Israel and the U.S.: A lopsided relationship
The widely reported deal negotiated by Secretary of State Hillary Rodham Clinton and Israeli Prime Minister Benjamin Netanyahu — Israel committing itself to a nonrenewable 90-day freeze on settlement activity in return for 20 F-35 fighters and a U.S. promise to block anti-Israel resolutions in the United Nations — illuminates with startling clarity the actual terms of U.S.-Israeli relations.
What impresses above all is the gaping disparity between the American offer and the Israeli response. The United States today finds itself in the position of a suitor proffering his beloved ever more munificent gifts while receiving in return ever more perfunctory tokens of affection. You don’t need Dear Abby to tell you that something’s gone amiss.
For decades, U.S. policy regarding the Arab-Israeli conflict has pursued two objectives. First, Washington has sought to cajole Arabs into accepting Israel’s existence. Second, it has sought to allay Israeli security concerns. Assured that their survival is not in jeopardy, the Israelis might thereby become less quick to reach for the gun.

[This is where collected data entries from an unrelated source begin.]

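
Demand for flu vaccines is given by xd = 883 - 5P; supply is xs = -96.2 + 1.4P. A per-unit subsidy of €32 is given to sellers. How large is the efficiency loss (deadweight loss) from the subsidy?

Deadweight loss = €560

Pre-subsidy: 883 - 5P = -96.2 + 1.4P gives P* = 153, x* = 118.
With the subsidy, sellers receive Ps = Pb + 32 for each unit, where Pb is the price buyers pay.
Supply in terms of Pb becomes xs = -96.2 + 1.4(Pb + 32) = -51.4 + 1.4Pb. Setting this equal to demand: 883 - 5Pb = -51.4 + 1.4Pb, so Pb = 146.
Sellers receive Ps = 146 + 32 = 178; x' = 883 − 5·146 = 153.
The subsidy expands output by 153 − 118 = 35 past the efficient level; on those units the gap between marginal cost and willingness to pay runs from 0 up to 32.
DWL = ½ × 32 × 35 = 560.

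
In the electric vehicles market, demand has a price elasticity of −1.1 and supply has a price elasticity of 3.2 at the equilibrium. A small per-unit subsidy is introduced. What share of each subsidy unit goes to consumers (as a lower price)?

Consumer share = 32/43

For a small subsidy around the equilibrium, the benefit split depends on the relative slopes, which at a point are proportional to the elasticities.
Buyer share = εs/(εs + |εd|) = 3.2/(3.2 + 1.1) = 32/43; seller share = |εd|/(εs + |εd|) = 11/43.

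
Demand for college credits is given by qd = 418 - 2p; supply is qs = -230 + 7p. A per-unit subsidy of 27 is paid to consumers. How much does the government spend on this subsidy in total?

Government cost = 8532

Pre-subsidy: 418 - 2p = -230 + 7p gives p* = 72, q* = 274.
With the rebate, buyers effectively pay pb = ps − 27, where ps is the price sellers receive.
Demand in terms of ps becomes qd = 418 − 2(ps − 27) = 472 - 2ps. Setting this equal to supply: 472 - 2ps = -230 + 7ps, so ps = 78.
Buyers pay pb = 78 − 27 = 51; q' = -230 + 7·78 = 316.
Government outlay = subsidy × quantity = 27 × 316 = 8532.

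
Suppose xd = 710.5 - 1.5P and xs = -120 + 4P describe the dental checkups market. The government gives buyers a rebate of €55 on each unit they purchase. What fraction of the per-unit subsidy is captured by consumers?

Pre-subsidy: 710.5 - 1.5P = -120 + 4P gives P* = 151, x* = 484.
With the rebate, buyers effectively pay Pb = Ps − 55, where Ps is the price sellers receive.
Demand in terms of Ps becomes xd = 710.5 − 1.5(Ps − 55) = 793 - 1.5Ps. Setting this equal to supply: 793 - 1.5Ps = -120 + 4Ps, so Ps = 166.
Buyers pay Pb = 166 − 55 = 111; x' = -120 + 4·166 = 544.
Buyers' price falls by P* − Pb = 151 − 111 = 40; sellers' price rises by Ps − P* = 166 − 151 = 15.
So consumers capture 40/55 = 8/11 of each unit of subsidy.

Consumer share = 8/11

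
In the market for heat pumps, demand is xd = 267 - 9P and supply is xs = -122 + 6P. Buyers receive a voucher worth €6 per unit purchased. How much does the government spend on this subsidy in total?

Government cost = €331.2

Pre-subsidy: 267 - 9P = -122 + 6P gives P* = 389/15, x* = 33.6.
With the rebate, buyers effectively pay Pb = Ps − 6, where Ps is the price sellers receive.
Demand in terms of Ps becomes xd = 267 − 9(Ps − 6) = 321 - 9Ps. Setting this equal to supply: 321 - 9Ps = -122 + 6Ps, so Ps = 443/15.
Buyers pay Pb = 443/15 − 6 = 353/15; x' = -122 + 6·(443/15) = 55.2.
Government outlay = subsidy × quantity = 6 × 55.2 = 331.2.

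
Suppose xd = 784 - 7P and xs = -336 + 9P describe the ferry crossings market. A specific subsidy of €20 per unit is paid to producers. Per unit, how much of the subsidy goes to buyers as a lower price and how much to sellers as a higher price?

Pre-subsidy: 784 - 7P = -336 + 9P gives P* = 70, x* = 294.
With the subsidy, sellers receive Ps = Pb + 20 for each unit, where Pb is the price buyers pay.
Supply in terms of Pb becomes xs = -336 + 9(Pb + 20) = -156 + 9Pb. Setting this equal to demand: 784 - 7Pb = -156 + 9Pb, so Pb = 58.75.
Sellers receive Ps = 58.75 + 20 = 78.75; x' = 784 − 7·58.75 = 372.75.
Buyers' price falls by P* − Pb = 70 − 58.75 = 11.25; sellers' price rises by Ps − P* = 78.75 − 70 = 8.75.

Buyers gain €11.25 per unit; sellers gain €8.75 per unit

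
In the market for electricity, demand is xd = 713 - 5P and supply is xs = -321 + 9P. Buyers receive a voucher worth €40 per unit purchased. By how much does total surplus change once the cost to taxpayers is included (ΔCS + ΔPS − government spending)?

Net change in total surplus = -18000/7

Pre-subsidy: 713 - 5P = -321 + 9P gives P* = 517/7, x* = 2406/7.
With the rebate, buyers effectively pay Pb = Ps − 40, where Ps is the price sellers receive.
Demand in terms of Ps becomes xd = 713 − 5(Ps − 40) = 913 - 5Ps. Setting this equal to supply: 913 - 5Ps = -321 + 9Ps, so Ps = 617/7.
Buyers pay Pb = 617/7 − 40 = 337/7; x' = -321 + 9·(617/7) = 3306/7.
ΔCS = ½(2406/7 + 3306/7)(517/7 − 337/7) = 73440/7; ΔPS = ½(2406/7 + 3306/7)(617/7 − 517/7) = 40800/7.
Government spending = 40 × 3306/7 = 132240/7.
Net change = 73440/7 + 40800/7 − 132240/7 = -18000/7. The loss equals the DWL triangle ½·40·900/7.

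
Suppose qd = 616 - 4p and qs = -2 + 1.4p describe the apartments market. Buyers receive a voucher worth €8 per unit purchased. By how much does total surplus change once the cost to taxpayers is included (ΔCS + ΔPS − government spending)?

Net change in total surplus = -896/27

Pre-subsidy: 616 - 4p = -2 + 1.4p gives p* = 1030/9, q* = 1424/9.
With the rebate, buyers effectively pay pb = ps − 8, where ps is the price sellers receive.
Demand in terms of ps becomes qd = 616 − 4(ps − 8) = 648 - 4ps. Setting this equal to supply: 648 - 4ps = -2 + 1.4ps, so ps = 3250/27.
Buyers pay pb = 3250/27 − 8 = 3034/27; q' = -2 + 1.4·(3250/27) = 4496/27.
ΔCS = ½(1424/9 + 4496/27)(1030/9 − 3034/27) = 245504/729; ΔPS = ½(1424/9 + 4496/27)(3250/27 − 1030/9) = 701440/729.
Government spending = 8 × 4496/27 = 35968/27.
Net change = 245504/729 + 701440/729 − 35968/27 = -896/27. The loss equals the DWL triangle ½·8·224/27.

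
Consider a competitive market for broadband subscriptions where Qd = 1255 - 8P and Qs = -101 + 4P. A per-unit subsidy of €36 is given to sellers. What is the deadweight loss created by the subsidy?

Pre-subsidy: 1255 - 8P = -101 + 4P gives P* = 113, Q* = 351.
With the subsidy, sellers receive Ps = Pb + 36 for each unit, where Pb is the price buyers pay.
Supply in terms of Pb becomes Qs = -101 + 4(Pb + 36) = 43 + 4Pb. Setting this equal to demand: 1255 - 8Pb = 43 + 4Pb, so Pb = 101.
Sellers receive Ps = 101 + 36 = 137; Q' = 1255 − 8·101 = 447.
The subsidy expands output by 447 − 351 = 96 past the efficient level; on those units the gap between marginal cost and willingness to pay runs from 0 up to 36.
DWL = ½ × 36 × 96 = 1728.

Deadweight loss = €1728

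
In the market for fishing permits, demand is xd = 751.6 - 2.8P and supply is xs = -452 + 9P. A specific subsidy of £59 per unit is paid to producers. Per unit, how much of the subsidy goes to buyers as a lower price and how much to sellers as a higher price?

Pre-subsidy: 751.6 - 2.8P = -452 + 9P gives P* = 102, x* = 466.
With the subsidy, sellers receive Ps = Pb + 59 for each unit, where Pb is the price buyers pay.
Supply in terms of Pb becomes xs = -452 + 9(Pb + 59) = 79 + 9Pb. Setting this equal to demand: 751.6 - 2.8Pb = 79 + 9Pb, so Pb = 57.
Sellers receive Ps = 57 + 59 = 116; x' = 751.6 − 2.8·57 = 592.
Buyers' price falls by P* − Pb = 102 − 57 = 45; sellers' price rises by Ps − P* = 116 − 102 = 14.

Buyers gain £45 per unit; sellers gain £14 per unit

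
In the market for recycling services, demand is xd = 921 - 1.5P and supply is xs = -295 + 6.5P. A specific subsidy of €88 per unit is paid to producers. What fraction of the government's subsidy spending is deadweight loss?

Pre-subsidy: 921 - 1.5P = -295 + 6.5P gives P* = 152, x* = 693.
With the subsidy, sellers receive Ps = Pb + 88 for each unit, where Pb is the price buyers pay.
Supply in terms of Pb becomes xs = -295 + 6.5(Pb + 88) = 277 + 6.5Pb. Setting this equal to demand: 921 - 1.5Pb = 277 + 6.5Pb, so Pb = 80.5.
Sellers receive Ps = 80.5 + 88 = 168.5; x' = 921 − 1.5·80.5 = 800.25.
ΔCS = ½(693 + 800.25)(152 − 80.5) = 53383.6875; ΔPS = ½(693 + 800.25)(168.5 − 152) = 12319.3125.
Government spending = 88 × 800.25 = 70422.
DWL = ½ × 88 × (800.25 − 693) = 4719; fraction = 4719 / 70422 = 13/194.

DWL / government spending = 13/194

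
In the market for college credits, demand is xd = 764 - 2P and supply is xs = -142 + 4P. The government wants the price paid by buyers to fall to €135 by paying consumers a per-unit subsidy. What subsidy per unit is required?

Required subsidy s = €24 per unit

At a buyer price of 135, quantity demanded is 764 − 2·135 = 494.
Sellers supply 494 only when they receive Ps with -142 + 4·Ps = 494, i.e. Ps = 159.
s = Ps − Pb = 159 − 135 = 24.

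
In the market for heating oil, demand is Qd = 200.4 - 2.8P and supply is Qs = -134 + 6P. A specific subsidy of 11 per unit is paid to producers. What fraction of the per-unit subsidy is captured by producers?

Pre-subsidy: 200.4 - 2.8P = -134 + 6P gives P* = 38, Q* = 94.
With the subsidy, sellers receive Ps = Pb + 11 for each unit, where Pb is the price buyers pay.
Supply in terms of Pb becomes Qs = -134 + 6(Pb + 11) = -68 + 6Pb. Setting this equal to demand: 200.4 - 2.8Pb = -68 + 6Pb, so Pb = 30.5.
Sellers receive Ps = 30.5 + 11 = 41.5; Q' = 200.4 − 2.8·30.5 = 115.
Buyers' price falls by P* − Pb = 38 − 30.5 = 7.5; sellers' price rises by Ps − P* = 41.5 − 38 = 3.5.
So producers capture 3.5/11 = 7/22 of each unit of subsidy.

Producer share = 7/22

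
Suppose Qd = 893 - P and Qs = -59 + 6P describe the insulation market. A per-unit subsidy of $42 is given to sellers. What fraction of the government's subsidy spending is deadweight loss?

Pre-subsidy: 893 - P = -59 + 6P gives P* = 136, Q* = 757.
With the subsidy, sellers receive Ps = Pb + 42 for each unit, where Pb is the price buyers pay.
Supply in terms of Pb becomes Qs = -59 + 6(Pb + 42) = 193 + 6Pb. Setting this equal to demand: 893 - Pb = 193 + 6Pb, so Pb = 100.
Sellers receive Ps = 100 + 42 = 142; Q' = 893 − 1·100 = 793.
ΔCS = ½(757 + 793)(136 − 100) = 27900; ΔPS = ½(757 + 793)(142 − 136) = 4650.
Government spending = 42 × 793 = 33306.
DWL = ½ × 42 × (793 − 757) = 756; fraction = 756 / 33306 = 18/793.

DWL / government spending = 18/793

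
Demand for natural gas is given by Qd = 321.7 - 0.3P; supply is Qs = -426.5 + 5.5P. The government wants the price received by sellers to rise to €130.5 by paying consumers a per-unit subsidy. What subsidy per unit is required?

At a seller price of 130.5, quantity supplied is -426.5 + 5.5·130.5 = 291.25.
Buyers absorb 291.25 only when they pay Pb with 321.7 − 0.3·Pb = 291.25, i.e. Pb = 101.5.
s = Ps − Pb = 130.5 − 101.5 = 29.

Required subsidy s = €29 per unit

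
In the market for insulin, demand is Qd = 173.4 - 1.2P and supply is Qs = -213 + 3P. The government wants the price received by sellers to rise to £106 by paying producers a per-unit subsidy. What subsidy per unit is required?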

Progress toward the first goal, if hard-won and incomplete, has been real. Progress toward the second goal remains nonexistent. Peace treaties with Egypt and Jordan have barely dented Israeli apprehensions that destruction lies just around the corner. The transformation of the Palestine Liberation Organization into the defanged Palestinian Authority has similarly provided little reassurance. Generously subsidized by the American taxpayer, the Israeli military remains today, as it has been for decades, far and away the most lethal and capable in all the Middle East. Still, to judge by statements coming out of Jerusalem, Israel teeters on the precipice of extinction. As one consequence, a pronounced Israeli penchant for using force — hit hard and never apologize — persists.
Along with superior power, Israel enjoys unique privileges, as exemplified by its nuclear posture. As a general principle, U.S. officials decry nuclear proliferation as a looming threat to all humankind. So the very existence of Iran’s nuclear program, whatever its actual purpose, elicits demands from Washington for transparency and strict compliance with international norms. Yet when it comes to Israel, Washington pursues a policy of “don’t ask, don’t tell.”
One might expect the United States to find an arsenal consisting of an estimated 200 nuclear warheads worthy of notice. One might also expect Israelis to take comfort in the knowledge that, alone among nations in the region, they hold at the ready such massively destructive power. Instead, Washington pretends that the Israeli arsenal doesn’t exist, thereby opening itself to charges of entertaining a double standard. Meanwhile, Israelis nurse feelings of vulnerability as if the Jewish state were still David surrounded by a host of Goliaths.
Among a people for whom Auschwitz is not merely a memory but seems a looming prospect, this sense of insecurity is deeply entrenched. Whether such anxieties reflect collective paranoia or a sober appreciation for the persistence of anti-Semitism is beside the point. What Americans have yet to recognize is this: Nothing that the United States can do will put Israeli fears to rest. Indeed, by offering ever more weapons and by conferring ever more privileges, Washington ends up validating those fears.
So, although a gift of $3 billion worth of combat aircraft might boost profits for American arms manufacturers or buy President Obama some votes come November 2012, it will not make Israel appreciably safer. There is no looming threat to which the F-35 provides an essential response.
Nor will shielding Israel from criticism in the United Nations lead it to abandon its peculiar approach to deterrence, based on expectations that kicking adversaries in the teeth wins respect. It will not persuade Jerusalem to take U.S. concerns into account when Israel next feels threatened by Hamas or Hezbollah or by a convoy of relief supplies headed toward the Gaza Strip. Rather than curb Israeli inclinations to strike first and ask questions later, it will affirm that disposition, with the United States saddled with the consequences.
Furthermore, cheapening the coin of American friendship gives Israelis reason to question how much U.S. professions of friendship and support are worth.
“I know what America is,” Netanyahu said in 2001, in a video released last summer. “America is a thing you can move very easily, move it in the right direction.”
Of what value is the support of an ally that is so susceptible to manipulation?
As in love, so in politics: The only relationship worth having — or likely to last — is one based on mutual respect. To save a love affair gone awry, the abused suitor needs to wise up. A first step toward restoring U.S.-Israeli relations to health is to withhold further gifts unless fully earned and fully deserved.
Andrew J. Bacevich is a professor of history and international relations at Boston University. His most recent book is “Washington Rules: America’s Path to Permanent War.”